Rule of 72: One More Time

By Shlomo Maital

   Sorry, but – one more time for the Rule of 72.   Many print and cable journalists are rather innumerate – they took Philosophy 1 instead of Calculus 1 in college. So it is no wonder they struggle to interpret the COVID-19 numbers for us, and simply throw totals at us, without really explaining what they mean. So, it’s left to us citizens to “do the math”. And, alas, that math could involve logarithms.

     (Someone I know well, recently asked me, is a logarithm the same as an algorithm? Because, high school teachers themselves don’t seem to know what logarithms) are).

     So, first, a quibble. CNN, when you show your COVID-19 graphs, daily numbers, can you please do it on a logarithmic scale, not absolute numbers? (in Excel, you can use the log( ) function or the ln ( ) function, where ln is the log to base ‘e’ 2.71828 and log is the log to the base 10… ok, never mind about all that!   But the reason for logs is, the steepness of the logarithmic curve shows the rate of change, and you can easily tell if the curve is getting steeper (rate of change is rising) or less steep (rate of change is slowing), and this is of course CRUCIAL!).  

         So, some of you, maybe very few, maybe VERY VERY few, want to know, where does this Rule of 72 come from? (Divide 72 by the daily rate of change of COVID-19 patients, and you get the number of days it takes for the number of those infected to double). If it’s 10%, it doubles every week – disaster. If it’s 2%, it doubles every 36 days, about monthly – phew…we made it.  
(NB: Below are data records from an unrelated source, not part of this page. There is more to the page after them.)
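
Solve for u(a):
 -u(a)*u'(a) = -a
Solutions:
 u(a) = -sqrt(C1 + a^2)
 u(a) = sqrt(C1 + a^2)


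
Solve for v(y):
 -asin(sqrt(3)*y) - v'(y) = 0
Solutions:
 v(y) = C1 - y*asin(sqrt(3)*y) - sqrt(3)*sqrt(1 - 3*y^2)/3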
       So here is the basic equation:

                 (1+R/100)^T = 2    

Where R is the rate of (daily) change, in %, T is the number of days it takes to double, and 2, well,   that’s the doubling, e.g. a 10% daily spread rate will double in 7 days:   (1+0.1)⁷ = 2

       If you take the logarithm of each side of the equation, you get this:

             T ln(1+R/100) =   ln 2                     (trust me!)
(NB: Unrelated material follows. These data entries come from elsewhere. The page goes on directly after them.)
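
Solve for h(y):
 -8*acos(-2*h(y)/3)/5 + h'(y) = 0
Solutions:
 Integral(1/acos(-2*_y/3), (_y, h(y))) = C1 + 8*y/5


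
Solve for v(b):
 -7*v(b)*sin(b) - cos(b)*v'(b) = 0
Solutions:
 v(b) = C1*cos(b)^7


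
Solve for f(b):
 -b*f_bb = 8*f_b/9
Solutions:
 f(b) = C1 + C2*b^(1/9)


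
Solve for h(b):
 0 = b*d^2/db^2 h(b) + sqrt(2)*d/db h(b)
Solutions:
 h(b) = C1 + C2*b^(1 - sqrt(2))


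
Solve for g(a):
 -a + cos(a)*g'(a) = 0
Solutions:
 g(a) = C1 + Integral(a/cos(a), a)


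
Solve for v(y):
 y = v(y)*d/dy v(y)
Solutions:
 v(y) = -sqrt(C1 + y^2)
 v(y) = sqrt(C1 + y^2)


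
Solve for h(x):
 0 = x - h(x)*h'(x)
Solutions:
 h(x) = -sqrt(C1 + x^2)
 h(x) = sqrt(C1 + x^2)


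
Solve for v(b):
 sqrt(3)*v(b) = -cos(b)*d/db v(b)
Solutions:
 v(b) = C1*(sin(b) - 1)^(sqrt(3)/2)/(sin(b) + 1)^(sqrt(3)/2)


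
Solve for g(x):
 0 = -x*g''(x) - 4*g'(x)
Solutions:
 g(x) = C1 + C2/x^3


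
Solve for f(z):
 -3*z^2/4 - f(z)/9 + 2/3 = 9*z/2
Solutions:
 f(z) = -27*z^2/4 - 81*z/2 + 6


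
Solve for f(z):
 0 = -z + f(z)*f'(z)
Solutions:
 f(z) = -sqrt(C1 + z^2)
 f(z) = sqrt(C1 + z^2)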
So T, the number of days it takes for the virus to double the number infected, if the rate of spread growth is R,   is equal to

              T =   ln2 /   ln(1+R/100)

Now, mathematicians pull a neat trick out of their bag of tricks, and find a way to simplify this equation, so we don’t need calculators or log tables:

             T = 72/R

Hence Rule of 72: divide 72 by the rate of spread, you get ‘days to double’. (One last word, skip this is you wish —   you can do this approximation using a neat way to find approximations called a Taylor Function, neatly tailored by mathematicians to simplify our lives…).

           Normally, we use Rule of 72 to see how many years it will take for our money to double. Well-heeled people get 8% interest on their money, or more, usually through the stock market, so their millions double on their own every 72/8 = 9 years.

             Initially the virus was spreading at 25% growth rates daily, in many places, meaning the numbers infected were doubling every 72/25 = 3 days!   Roughly. Yikes. Say 100 people were infected initially.   At this rate, in 30 days, there will be 10 doublings. 10 doublings is 2 times 2 times 2,   ten times, or 1,024. So those 100 infected become 100 x 1,000 or 100,000!   THIS is why it was so absolutely crucial to jump on things early and lock everyone down. Alas, the US failed to do this. So did other nations.

       So if TV and media fail to use Rule of 72 – do it yourself. Figure out the daily % rate of change of those infected with virus (come on, you can do it…. Today’s number / Yesterday’s number, minus 1 and then times 100. Then divide 72 by this number. Presto: Days to double. Big number? Worry. Small number? Yeah!